« Pour moi, When We See Us, c’est la joie noire. Le pouvoir politique de la joie noire. L’émancipation noire et la victoire sur l’oppression. » C’est ainsi que la curatrice Koyo Kouoh, nommée entre-temps commissaire de la 61e Biennale de Venise, résume l’exposition. La joie noire est au cœur de l’exposition, qui rassemble des peintures classées par thèmes : du « Quotidien » à « Joie et allégresse » en passant par les chapitres « Repos », « Triomphe et émancipation », « Sensualité » et « Spiritualité ». On voit rarement autant de gens sourire dans une exposition. La gaité est contagieuse

Joyeux anniversaire
Les recherches pour When We See Us se sont déroulées en pleine pandémie de covid. Dès le départ, il était clair que l’accent serait mis sur le quotidien et les sources de joie de vivre : travailler dans le jardin, cuisiner ensemble, manger, boire, bavarder, faire de la musique, danser, faire l’amour, faire la fête, jouir de son corps, seul ou accompagné. Ou simplement ne rien faire. « Refuser le regard », comme l’exprime Koyo Kouoh. Au XXe et au début du XXIe siècle, la caméra a tendance à zoomer sur la violence et la douleur lorsqu’il s’agit de personnes de couleur. Certes, ces dernières années, c’est aussi par indignation. Black Lives Matter! Alors, que voit-on et qui voit-on ? Principalement l’héritage que d’autres continents ont légué à l’Afrique, les conséquences de l’esclavage, de l’apartheid et du colonialisme. Dans le domaine de l’autoreprésentation, c’était l’impasse. Pour briser ce regard extérieur, y a-t-il meilleure arme que la joie ? « Black Art Matters! », lit-on sur le tee-shirt de Koyo Kouoh.

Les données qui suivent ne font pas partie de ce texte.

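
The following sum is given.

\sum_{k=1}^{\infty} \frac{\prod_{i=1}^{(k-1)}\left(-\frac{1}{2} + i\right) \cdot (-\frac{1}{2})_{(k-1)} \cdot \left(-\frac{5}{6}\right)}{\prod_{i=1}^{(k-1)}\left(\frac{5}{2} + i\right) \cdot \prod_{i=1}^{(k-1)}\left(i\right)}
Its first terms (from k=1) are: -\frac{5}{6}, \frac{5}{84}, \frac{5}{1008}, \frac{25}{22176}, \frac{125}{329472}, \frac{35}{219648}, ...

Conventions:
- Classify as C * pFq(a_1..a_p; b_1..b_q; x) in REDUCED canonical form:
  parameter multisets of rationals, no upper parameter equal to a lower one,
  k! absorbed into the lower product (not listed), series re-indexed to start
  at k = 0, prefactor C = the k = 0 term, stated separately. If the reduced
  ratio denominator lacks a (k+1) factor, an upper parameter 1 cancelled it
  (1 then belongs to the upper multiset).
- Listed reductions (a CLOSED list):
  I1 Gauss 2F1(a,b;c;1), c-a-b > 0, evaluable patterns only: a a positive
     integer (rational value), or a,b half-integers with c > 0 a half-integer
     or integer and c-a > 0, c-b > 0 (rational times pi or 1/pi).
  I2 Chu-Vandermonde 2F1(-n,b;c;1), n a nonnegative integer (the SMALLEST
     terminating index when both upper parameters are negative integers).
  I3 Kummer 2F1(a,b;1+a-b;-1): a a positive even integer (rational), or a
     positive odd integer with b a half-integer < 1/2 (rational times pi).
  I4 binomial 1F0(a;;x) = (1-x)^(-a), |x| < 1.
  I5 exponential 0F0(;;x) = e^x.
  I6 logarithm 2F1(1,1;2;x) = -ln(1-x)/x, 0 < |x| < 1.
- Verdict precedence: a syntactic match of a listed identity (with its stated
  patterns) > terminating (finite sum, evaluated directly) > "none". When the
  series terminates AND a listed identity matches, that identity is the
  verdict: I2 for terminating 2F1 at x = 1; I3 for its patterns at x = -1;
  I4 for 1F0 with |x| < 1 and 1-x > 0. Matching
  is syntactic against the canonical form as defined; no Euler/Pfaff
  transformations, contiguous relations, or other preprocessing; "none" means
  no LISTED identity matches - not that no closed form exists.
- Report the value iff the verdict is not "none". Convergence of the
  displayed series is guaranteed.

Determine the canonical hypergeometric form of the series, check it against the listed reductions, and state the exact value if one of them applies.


The tell: t_0 = -\frac{5}{6} here, and the lower running product (C = -5/6) is a rising factorial.
Ratio: r(k) = 1 * (k-\frac{1}{2}) (k+\frac{1}{2}) / [(k+\frac{7}{2}) (k+1)] ; factor over Q: parameters, x = 1, and C = -\frac{5}{6}.

Prefactor -\frac{5}{6}, argument 1: 2F1 with upper {-\frac{1}{2}, \frac{1}{2}} over lower {\frac{7}{2}}. Verdict at x = 1: Gauss (I1, half-integer pattern) matches (x = 1; upper {-\frac{1}{2}, \frac{1}{2}} half-integers, c = \frac{7}{2} in the evaluable pattern). Value: \left(-\frac{125}{512}\right) \cdot \pi.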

« Je veux montrer le quotidien », explique Esiri Erheriene-Essi, l’une des artistes sélectionnées, « pas la lutte, la souffrance ou le traumatisme colonial. Je veux montrer ce que cela signifie de vivre à notre époque, qui montre le regard noir dans toute son ampleur ». Sa peinture prend pour point de départ une photo de Steve Biko, le militant sud-africain des droits civiques. Mais il ne s’agit ici pas de politique. Biko fête l’anniversaire de sa nièce avec un groupe d’amis, dans la bonne humeur. Il tient un gâteau d’anniversaire orné de trois bougies allumées. Le groupe d’amis profite visiblement du moment. « J’ai adoré voir la joie sur son visage, le voir si détendu en compagnie de ses amis. Je n’avais jamais vu cela auparavant. J’ai immédiatement voulu le peindre. »

Le canon de l'art noir
Pour Esiri Erheriene Essi, le concept de « représentation » est central dans When We See Us, l’une des trois seules expositions d’envergure ayant abordé ce thème au cours des dix dernières années : celui de l'histoire de l'art, non pas euro-américain, mais noir. En tant qu'artiste londonienne noire, elle estime que c'est très important. Ce cadre historique était absent de son éducation. Des perspectives s’ouvrent désormais pour les générations futures. « Venez et diversifiez votre vision de l'histoire de l'art. Il y a toujours des gens et des histoires qui sont laissés de côté », conseille-t-elle. Koyo Kouoh rappelle que l’art contemporain noir n’a attiré l’attention qu’à partir des années 1990, après un long lobbying : Nous existons aussi ! Ces dix dernières années, les contributions noires à la société ont gagné en reconnaissance. Depuis 2020, l’art figuratif noir est en vogue, et la conversation peut enfin s’intensifier.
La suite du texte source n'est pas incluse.